I just don't see how we can avoid the I was cheated claim, regardless of what's done.
How does this compare with
In the end, I'd like to make sure my mother is taken care of, her assets are protected, etc.
The prudent course of action to protect your mother’s interests would be as HpRyder suggests. Otherwise her financial well-being is at risk. Key right now is to have clear priorities, work closely with your mother and not delay.

Likely your brother is depressed or mentally ill in some way.
This is a distinct possibility. Neither you nor your mother can diagnose or force him to seek help. The two of you, however, could see a well-qualified therapist – for just one or two visits – to help you look at this more objectively and understand that you aren’t the cause or responsible for the outcome.
 
The only thing I'll add is that your mother should hire someone to finish the unfinished projects in the house. Otherwise it will create a big hurdle in the sale, since many buyers are not good at fixing things and can be turned away from unfinished projects.

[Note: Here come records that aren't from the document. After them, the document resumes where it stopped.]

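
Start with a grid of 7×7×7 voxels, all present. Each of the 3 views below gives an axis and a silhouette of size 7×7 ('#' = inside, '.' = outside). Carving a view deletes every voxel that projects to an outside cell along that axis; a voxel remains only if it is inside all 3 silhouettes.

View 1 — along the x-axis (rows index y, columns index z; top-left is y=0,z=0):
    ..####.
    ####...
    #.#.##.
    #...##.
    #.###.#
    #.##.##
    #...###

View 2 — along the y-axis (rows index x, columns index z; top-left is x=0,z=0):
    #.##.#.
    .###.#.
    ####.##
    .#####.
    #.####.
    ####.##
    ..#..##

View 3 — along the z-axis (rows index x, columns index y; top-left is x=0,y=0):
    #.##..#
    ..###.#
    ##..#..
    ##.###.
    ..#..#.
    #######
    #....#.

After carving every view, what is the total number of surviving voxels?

before carving: 343 voxels (7×7×7)
after view 1 [x-axis, 29 of 49 cells solid] → remaining = 203
after view 2 [y-axis, 33 of 49 cells solid] → remaining = 141
after view 3 [z-axis, 27 of 49 cells solid] → remaining = 79

79 voxels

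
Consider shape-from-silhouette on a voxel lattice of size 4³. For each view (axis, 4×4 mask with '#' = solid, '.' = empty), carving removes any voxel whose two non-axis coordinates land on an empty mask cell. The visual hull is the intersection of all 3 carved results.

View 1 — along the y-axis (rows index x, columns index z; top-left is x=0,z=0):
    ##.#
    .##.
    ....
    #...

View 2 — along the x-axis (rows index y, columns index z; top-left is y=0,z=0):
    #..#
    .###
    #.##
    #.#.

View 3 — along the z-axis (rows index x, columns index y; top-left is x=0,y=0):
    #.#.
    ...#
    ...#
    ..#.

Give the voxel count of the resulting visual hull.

remaining voxels: 6

before carving: 64 voxels (4×4×4)
carve view 1 (along y, XZ-mask fill 6/16): 24 voxels remain
carve view 2 (along x, YZ-mask fill 10/16): 14 voxels remain
carve view 3 (along z, XY-mask fill 5/16): 6 voxels remain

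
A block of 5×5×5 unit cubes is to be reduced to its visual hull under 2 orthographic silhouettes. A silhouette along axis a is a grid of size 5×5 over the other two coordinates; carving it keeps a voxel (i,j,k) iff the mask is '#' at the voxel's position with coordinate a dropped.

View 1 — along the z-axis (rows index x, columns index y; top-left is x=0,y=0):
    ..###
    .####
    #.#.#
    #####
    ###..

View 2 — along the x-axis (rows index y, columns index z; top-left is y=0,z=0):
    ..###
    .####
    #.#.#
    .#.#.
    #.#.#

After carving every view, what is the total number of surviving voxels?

|visual hull| = 54

initial block: 5^3 = 125
[1] z-view keeps 18 columns → grid now 90
[2] x-view keeps 15 columns → grid now 54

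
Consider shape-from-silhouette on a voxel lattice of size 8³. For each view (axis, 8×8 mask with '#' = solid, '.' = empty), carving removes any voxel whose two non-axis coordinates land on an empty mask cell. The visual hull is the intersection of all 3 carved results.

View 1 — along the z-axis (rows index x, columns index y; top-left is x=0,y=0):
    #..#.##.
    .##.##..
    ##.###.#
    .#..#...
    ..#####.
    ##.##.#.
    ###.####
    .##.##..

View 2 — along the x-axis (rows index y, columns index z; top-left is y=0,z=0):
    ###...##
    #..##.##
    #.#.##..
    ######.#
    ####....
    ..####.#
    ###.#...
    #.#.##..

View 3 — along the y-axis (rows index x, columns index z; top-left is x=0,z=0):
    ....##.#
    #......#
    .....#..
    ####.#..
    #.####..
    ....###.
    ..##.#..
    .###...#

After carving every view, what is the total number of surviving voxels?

full grid |V| = 512
[1] z-view keeps 37 columns → grid now 296
[2] x-view keeps 38 columns → grid now 176
[3] y-view keeps 26 columns → grid now 68

remaining voxels: 68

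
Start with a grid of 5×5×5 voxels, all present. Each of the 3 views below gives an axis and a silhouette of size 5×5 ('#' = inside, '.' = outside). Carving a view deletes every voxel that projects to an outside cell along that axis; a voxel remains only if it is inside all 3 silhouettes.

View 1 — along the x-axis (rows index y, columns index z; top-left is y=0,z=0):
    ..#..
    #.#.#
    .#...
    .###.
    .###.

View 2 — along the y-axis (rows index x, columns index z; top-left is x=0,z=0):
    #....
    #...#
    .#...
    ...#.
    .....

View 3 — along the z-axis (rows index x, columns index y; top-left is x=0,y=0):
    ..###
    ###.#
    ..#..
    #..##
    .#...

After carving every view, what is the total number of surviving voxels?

|visual hull| = 5

before carving: 125 voxels (5×5×5)
carve view 1 (along x, YZ-mask fill 11/25): 55 voxels remain
carve view 2 (along y, XZ-mask fill 5/25): 8 voxels remain
carve view 3 (along z, XY-mask fill 12/25): 5 voxels remain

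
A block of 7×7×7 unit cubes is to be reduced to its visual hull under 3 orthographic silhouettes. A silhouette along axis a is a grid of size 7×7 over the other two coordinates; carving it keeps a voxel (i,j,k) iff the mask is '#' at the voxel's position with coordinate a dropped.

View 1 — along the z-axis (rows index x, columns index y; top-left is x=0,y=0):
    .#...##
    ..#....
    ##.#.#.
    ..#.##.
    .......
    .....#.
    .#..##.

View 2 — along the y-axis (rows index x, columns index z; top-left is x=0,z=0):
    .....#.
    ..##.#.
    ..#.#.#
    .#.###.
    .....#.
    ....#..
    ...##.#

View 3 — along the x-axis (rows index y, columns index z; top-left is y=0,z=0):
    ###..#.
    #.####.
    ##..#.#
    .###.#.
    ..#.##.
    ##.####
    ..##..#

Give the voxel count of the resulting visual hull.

initial block: 7^3 = 343
[1] z-view keeps 15 columns → grid now 105
[2] y-view keeps 16 columns → grid now 40
[3] x-view keeps 29 columns → grid now 23

remaining voxels: 23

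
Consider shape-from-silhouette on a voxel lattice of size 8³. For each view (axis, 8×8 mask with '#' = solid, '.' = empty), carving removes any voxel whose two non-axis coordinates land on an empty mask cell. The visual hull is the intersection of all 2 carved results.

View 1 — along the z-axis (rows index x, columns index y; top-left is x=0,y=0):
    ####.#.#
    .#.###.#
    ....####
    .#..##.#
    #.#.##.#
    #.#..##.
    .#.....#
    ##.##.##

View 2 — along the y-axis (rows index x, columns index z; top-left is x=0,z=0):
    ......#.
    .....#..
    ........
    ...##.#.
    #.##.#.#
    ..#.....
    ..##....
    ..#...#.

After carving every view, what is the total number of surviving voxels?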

If she can avoid an auction and go the regular sale route through a realtor, she can probably get a better price. From what I have seen from real estate auctions, the prices are extremely low and I imagine nowhere close to what they are appraised for.

Good luck.
 
Unfortunately you DM made a mistake. She should not have never bailed him out to begin with. And if she were going to try to help, she should not have purchased the house, rather provided the cash for a note with a "This is it" warning.

From what you are saying, your brother will bleed her dry (and rationalize his actions). She needs to take a firm position and cut her losses. Sell the house, recover her money, pay him back any profit from the sale.

She will probably have to hire an attorney to evict him.

Before she goes down the legal path and forces the sale, there should probably be an intervention meeting. If he feels a little too comfortable reacting to family members that approach him, get a third-party (Do not use a mutual friend... perhaps a credit counselor) to have that discussion. He should leave that meeting knowing that he is either part of the solution or the problem. And that the problem is going to be corrected!